Kommunikation und Strategie sind nicht Eskens Stärken
Ihr Landesverband könnte dankbar sein für den Einfluss aus Baden-Württemberg im Willy-Brandt-Haus. Allein das Verhältnis zwischen Landesverband und Frontfrau Esken ist unterkühlt. Das liegt vielleicht teilweise daran, dass sie eine Frau ist, die Männer hinter sich gelassen hat und zudem nicht klassischen Rollenklischees entspricht. Es liegt aber auch daran, dass Esken zwar gute Sacharbeit macht. Kommunikation und Strategie scheinen aber nicht zu ihren Stärken zu gehören. Während der Koalitionsverhandlungen machte sie Kurzurlaub, was in ihrer Partei für Unmut sorgte. Am Montag dann der Supergau: Esken entschied sich aus kaum nachvollziehbaren Gründen, ihre Kandidatur für den Bundesvorstand noch offen zu lassen. Die Überlegungen dahinter mögen ehrenwert gewesen sein - vielleicht wollte sie ein mögliches Ministeramt und eine Mitgliedschaft in dem Gremium trennen, vielleicht wollte sie noch in Ruhe ihre Optionen sortieren.

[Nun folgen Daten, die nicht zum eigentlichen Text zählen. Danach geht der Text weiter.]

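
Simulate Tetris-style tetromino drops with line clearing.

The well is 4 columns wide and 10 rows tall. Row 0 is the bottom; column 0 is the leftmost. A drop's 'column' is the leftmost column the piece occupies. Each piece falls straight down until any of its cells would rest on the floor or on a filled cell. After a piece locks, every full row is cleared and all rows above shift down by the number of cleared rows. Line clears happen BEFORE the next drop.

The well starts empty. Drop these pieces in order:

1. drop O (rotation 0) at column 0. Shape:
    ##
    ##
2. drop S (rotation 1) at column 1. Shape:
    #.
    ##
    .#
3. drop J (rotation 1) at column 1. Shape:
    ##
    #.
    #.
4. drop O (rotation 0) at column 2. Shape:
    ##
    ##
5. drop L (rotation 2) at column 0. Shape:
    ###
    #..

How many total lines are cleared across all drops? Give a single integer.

Drop 1: O rot0 at col 0 lands with bottom-row=0; cleared 0 line(s) (total 0); column heights now [2 2 0 0], max=2
Drop 2: S rot1 at col 1 lands with bottom-row=1; cleared 0 line(s) (total 0); column heights now [2 4 3 0], max=4
Drop 3: J rot1 at col 1 lands with bottom-row=4; cleared 0 line(s) (total 0); column heights now [2 7 7 0], max=7
Drop 4: O rot0 at col 2 lands with bottom-row=7; cleared 0 line(s) (total 0); column heights now [2 7 9 9], max=9
Drop 5: L rot2 at col 0 lands with bottom-row=8; cleared 0 line(s) (total 0); column heights now [10 10 10 9], max=10

Answer: 0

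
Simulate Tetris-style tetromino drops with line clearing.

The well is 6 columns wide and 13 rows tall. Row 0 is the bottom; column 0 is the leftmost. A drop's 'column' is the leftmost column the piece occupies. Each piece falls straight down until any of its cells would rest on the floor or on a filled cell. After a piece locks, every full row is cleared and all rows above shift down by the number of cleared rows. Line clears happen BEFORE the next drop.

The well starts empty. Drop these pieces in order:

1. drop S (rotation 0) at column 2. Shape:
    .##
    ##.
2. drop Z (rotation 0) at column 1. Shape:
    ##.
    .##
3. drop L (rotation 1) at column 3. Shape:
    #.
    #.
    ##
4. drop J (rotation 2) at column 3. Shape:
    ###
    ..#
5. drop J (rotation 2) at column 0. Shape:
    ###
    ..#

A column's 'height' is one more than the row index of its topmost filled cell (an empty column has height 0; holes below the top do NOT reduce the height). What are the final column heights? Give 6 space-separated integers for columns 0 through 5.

Drop 1: S rot0 at col 2 lands with bottom-row=0; cleared 0 line(s) (total 0); column heights now [0 0 1 2 2 0], max=2
Drop 2: Z rot0 at col 1 lands with bottom-row=2; cleared 0 line(s) (total 0); column heights now [0 4 4 3 2 0], max=4
Drop 3: L rot1 at col 3 lands with bottom-row=3; cleared 0 line(s) (total 0); column heights now [0 4 4 6 4 0], max=6
Drop 4: J rot2 at col 3 lands with bottom-row=5; cleared 0 line(s) (total 0); column heights now [0 4 4 7 7 7], max=7
Drop 5: J rot2 at col 0 lands with bottom-row=4; cleared 0 line(s) (total 0); column heights now [6 6 6 7 7 7], max=7

Answer: 6 6 6 7 7 7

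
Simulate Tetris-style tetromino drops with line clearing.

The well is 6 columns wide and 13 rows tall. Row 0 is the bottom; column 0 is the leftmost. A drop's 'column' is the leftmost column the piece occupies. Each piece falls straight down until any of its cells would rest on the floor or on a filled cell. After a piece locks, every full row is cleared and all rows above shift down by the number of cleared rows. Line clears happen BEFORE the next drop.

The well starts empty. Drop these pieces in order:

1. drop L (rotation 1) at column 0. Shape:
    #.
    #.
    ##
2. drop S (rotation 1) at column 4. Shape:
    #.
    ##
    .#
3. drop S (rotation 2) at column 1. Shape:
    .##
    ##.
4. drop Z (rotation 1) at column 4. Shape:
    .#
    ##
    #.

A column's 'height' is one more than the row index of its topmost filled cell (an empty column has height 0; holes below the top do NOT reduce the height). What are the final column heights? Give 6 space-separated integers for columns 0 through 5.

Answer: 3 2 3 3 5 6

Derivation:
Drop 1: L rot1 at col 0 lands with bottom-row=0; cleared 0 line(s) (total 0); column heights now [3 1 0 0 0 0], max=3
Drop 2: S rot1 at col 4 lands with bottom-row=0; cleared 0 line(s) (total 0); column heights now [3 1 0 0 3 2], max=3
Drop 3: S rot2 at col 1 lands with bottom-row=1; cleared 0 line(s) (total 0); column heights now [3 2 3 3 3 2], max=3
Drop 4: Z rot1 at col 4 lands with bottom-row=3; cleared 0 line(s) (total 0); column heights now [3 2 3 3 5 6], max=6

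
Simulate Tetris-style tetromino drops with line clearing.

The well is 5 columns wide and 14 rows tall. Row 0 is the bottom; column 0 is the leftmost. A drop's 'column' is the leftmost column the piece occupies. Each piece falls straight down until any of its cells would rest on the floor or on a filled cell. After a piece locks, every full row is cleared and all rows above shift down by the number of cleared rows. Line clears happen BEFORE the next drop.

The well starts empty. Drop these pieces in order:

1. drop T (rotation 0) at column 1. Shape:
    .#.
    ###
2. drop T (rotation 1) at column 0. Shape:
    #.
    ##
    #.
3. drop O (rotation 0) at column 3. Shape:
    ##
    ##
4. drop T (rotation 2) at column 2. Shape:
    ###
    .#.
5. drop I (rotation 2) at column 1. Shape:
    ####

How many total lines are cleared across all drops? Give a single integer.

Drop 1: T rot0 at col 1 lands with bottom-row=0; cleared 0 line(s) (total 0); column heights now [0 1 2 1 0], max=2
Drop 2: T rot1 at col 0 lands with bottom-row=0; cleared 0 line(s) (total 0); column heights now [3 2 2 1 0], max=3
Drop 3: O rot0 at col 3 lands with bottom-row=1; cleared 1 line(s) (total 1); column heights now [2 1 1 2 2], max=2
Drop 4: T rot2 at col 2 lands with bottom-row=2; cleared 0 line(s) (total 1); column heights now [2 1 4 4 4], max=4
Drop 5: I rot2 at col 1 lands with bottom-row=4; cleared 0 line(s) (total 1); column heights now [2 5 5 5 5], max=5

Answer: 1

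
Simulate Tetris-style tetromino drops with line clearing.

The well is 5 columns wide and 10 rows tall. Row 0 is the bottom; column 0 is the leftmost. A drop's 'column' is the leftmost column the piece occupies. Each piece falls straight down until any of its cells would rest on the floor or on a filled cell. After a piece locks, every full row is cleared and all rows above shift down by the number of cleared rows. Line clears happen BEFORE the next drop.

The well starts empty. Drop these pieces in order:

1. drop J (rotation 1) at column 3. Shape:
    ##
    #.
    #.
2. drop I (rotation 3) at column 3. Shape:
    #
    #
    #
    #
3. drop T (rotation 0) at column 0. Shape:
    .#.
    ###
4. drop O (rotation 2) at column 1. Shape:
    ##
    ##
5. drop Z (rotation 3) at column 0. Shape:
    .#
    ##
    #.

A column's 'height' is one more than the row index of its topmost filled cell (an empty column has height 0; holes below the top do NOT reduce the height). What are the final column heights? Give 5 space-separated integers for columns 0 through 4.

Answer: 5 6 4 7 3

Derivation:
Drop 1: J rot1 at col 3 lands with bottom-row=0; cleared 0 line(s) (total 0); column heights now [0 0 0 3 3], max=3
Drop 2: I rot3 at col 3 lands with bottom-row=3; cleared 0 line(s) (total 0); column heights now [0 0 0 7 3], max=7
Drop 3: T rot0 at col 0 lands with bottom-row=0; cleared 0 line(s) (total 0); column heights now [1 2 1 7 3], max=7
Drop 4: O rot2 at col 1 lands with bottom-row=2; cleared 0 line(s) (total 0); column heights now [1 4 4 7 3], max=7
Drop 5: Z rot3 at col 0 lands with bottom-row=3; cleared 0 line(s) (total 0); column heights now [5 6 4 7 3], max=7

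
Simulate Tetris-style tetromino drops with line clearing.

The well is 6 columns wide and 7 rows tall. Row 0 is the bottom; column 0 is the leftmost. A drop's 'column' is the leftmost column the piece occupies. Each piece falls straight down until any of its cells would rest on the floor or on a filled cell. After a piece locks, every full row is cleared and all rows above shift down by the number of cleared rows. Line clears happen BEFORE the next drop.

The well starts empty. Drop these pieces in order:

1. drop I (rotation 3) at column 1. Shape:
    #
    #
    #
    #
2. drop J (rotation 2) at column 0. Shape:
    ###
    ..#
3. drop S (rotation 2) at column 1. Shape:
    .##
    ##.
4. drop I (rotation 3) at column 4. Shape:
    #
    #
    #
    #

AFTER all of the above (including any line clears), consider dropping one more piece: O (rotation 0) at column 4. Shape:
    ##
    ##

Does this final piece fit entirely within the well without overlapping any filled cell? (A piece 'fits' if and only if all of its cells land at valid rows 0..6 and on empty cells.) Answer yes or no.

Answer: yes

Derivation:
Drop 1: I rot3 at col 1 lands with bottom-row=0; cleared 0 line(s) (total 0); column heights now [0 4 0 0 0 0], max=4
Drop 2: J rot2 at col 0 lands with bottom-row=3; cleared 0 line(s) (total 0); column heights now [5 5 5 0 0 0], max=5
Drop 3: S rot2 at col 1 lands with bottom-row=5; cleared 0 line(s) (total 0); column heights now [5 6 7 7 0 0], max=7
Drop 4: I rot3 at col 4 lands with bottom-row=0; cleared 0 line(s) (total 0); column heights now [5 6 7 7 4 0], max=7
Test piece O rot0 at col 4 (width 2): heights before test = [5 6 7 7 4 0]; fits = True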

Doch die Wirkung war fatal: "Landesverband nominiert Esken nicht", so lautete die völlig absehbare Schlagzeile. Dass die Co-Parteichefin es selbst so herbeigeführt hatte, spielt keine Rolle mehr. Hängen bleibt, dass Esken angezählt ist.

SWR-Redateurin Iris Volk
SPD muss sich entscheiden
Sie hätte das verhindern können, hätte sich einfach aufstellen lassen können. Der Landesverband hätte sie nominiert, ein Ministeramt wäre zusätzlich möglich gewesen. Hätte, hätte, Fahrradkette…
Nein, strategisch klug war das nicht. Und die SPD muss jetzt die Frage beantworten, ob sie in ihrer Führungsriege vor allem versierte Machtmenschen haben will - dann wäre Esken die falsche. Oder die SPD will Esken an der Spitze - dann bekäme sie eine unbequeme Politikerin, aber eine mit Sachkompetenz und Haltung. Die Partei muss sich entscheiden.